Organizations must establish policies and procedures, conduct risk analyses, and implement administrative, physical, and technical safeguards. Workforce training, sanctions for violations, and documentation are required, with records typically retained for at least six years.

Practical controls to protect PHI

• Role-based access, unique user IDs, and multi-factor authentication.
• Encryption in transit and at rest for electronic protected health information.
• Secure messaging and email; avoid unencrypted SMS for PHI.
• Audit logs, activity monitoring, and regular access reviews.
• Mobile device management, data loss prevention, and secure disposal of media.
• Use de-identification or limited data sets for analytics when possible, applying the minimum necessary standard.
• Execute and manage business associate agreements with all vendors handling PHI.
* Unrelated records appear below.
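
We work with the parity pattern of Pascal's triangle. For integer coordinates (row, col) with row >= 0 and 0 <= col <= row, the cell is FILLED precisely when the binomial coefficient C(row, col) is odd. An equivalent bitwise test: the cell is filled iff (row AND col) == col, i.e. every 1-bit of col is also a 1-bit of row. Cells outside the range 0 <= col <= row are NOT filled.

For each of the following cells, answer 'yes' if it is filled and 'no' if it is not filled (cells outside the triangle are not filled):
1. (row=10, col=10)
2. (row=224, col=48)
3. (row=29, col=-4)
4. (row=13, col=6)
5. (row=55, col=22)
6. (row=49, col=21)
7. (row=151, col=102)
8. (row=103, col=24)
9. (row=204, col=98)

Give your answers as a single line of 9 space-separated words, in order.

Answer: yes no no no yes no no no no

Derivation:
(10,10): row=0b1010, col=0b1010, row AND col = 0b1010 = 10; 10 == 10 -> filled
(224,48): row=0b11100000, col=0b110000, row AND col = 0b100000 = 32; 32 != 48 -> empty
(29,-4): col outside [0, 29] -> not filled
(13,6): row=0b1101, col=0b110, row AND col = 0b100 = 4; 4 != 6 -> empty
(55,22): row=0b110111, col=0b10110, row AND col = 0b10110 = 22; 22 == 22 -> filled
(49,21): row=0b110001, col=0b10101, row AND col = 0b10001 = 17; 17 != 21 -> empty
(151,102): row=0b10010111, col=0b1100110, row AND col = 0b110 = 6; 6 != 102 -> empty
(103,24): row=0b1100111, col=0b11000, row AND col = 0b0 = 0; 0 != 24 -> empty
(204,98): row=0b11001100, col=0b1100010, row AND col = 0b1000000 = 64; 64 != 98 -> empty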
Breach response essentials

• Detect, contain, and investigate incidents quickly.
• Assess risk (nature of data, who received it, whether it was viewed/acquired, and mitigation taken).
• Provide required notifications to individuals, regulators, and, when applicable, the media.
• Remediate root causes and update safeguards and training.

Conclusion

In HIPAA, PHI is identifiable information about health, care, or payment that is handled by a covered entity or business associate. Knowing the identifiers, where PHI lives, and how the HIPAA Privacy Rule governs use and disclosure helps you apply the minimum necessary, enforce safeguards, and meet compliance obligations consistently.

FAQs.

What information is considered PHI under HIPAA?

PHI is individually identifiable health information related to health status, the provision of healthcare, or payment for healthcare services, created or received by a covered entity or business associate. If it includes any of HIPAA’s identifiers and can identify the person, it is PHI.

How does HIPAA protect electronic PHI?

Electronic PHI is protected through required administrative, physical, and technical safeguards—such as access controls, authentication, audit logging, and encryption—alongside policies, training, and the minimum necessary standard. These measures limit improper use or disclosure and reduce security risks.

Who is responsible for safeguarding PHI?

Covered entities and business associates are directly responsible for protecting PHI, and their workforce members must follow policies and training. Subcontractors that handle PHI on their behalf also share responsibility through business associate agreements.

What types of data are included in PHI?

PHI spans health status data (e.g., diagnoses, labs), information about care delivery (e.g., treatment notes, referrals), and payment-related details (e.g., claims, billing). When any of these are linked to HIPAA identifiers—names, contact information, dates, account numbers, and more—they are protected as PHI.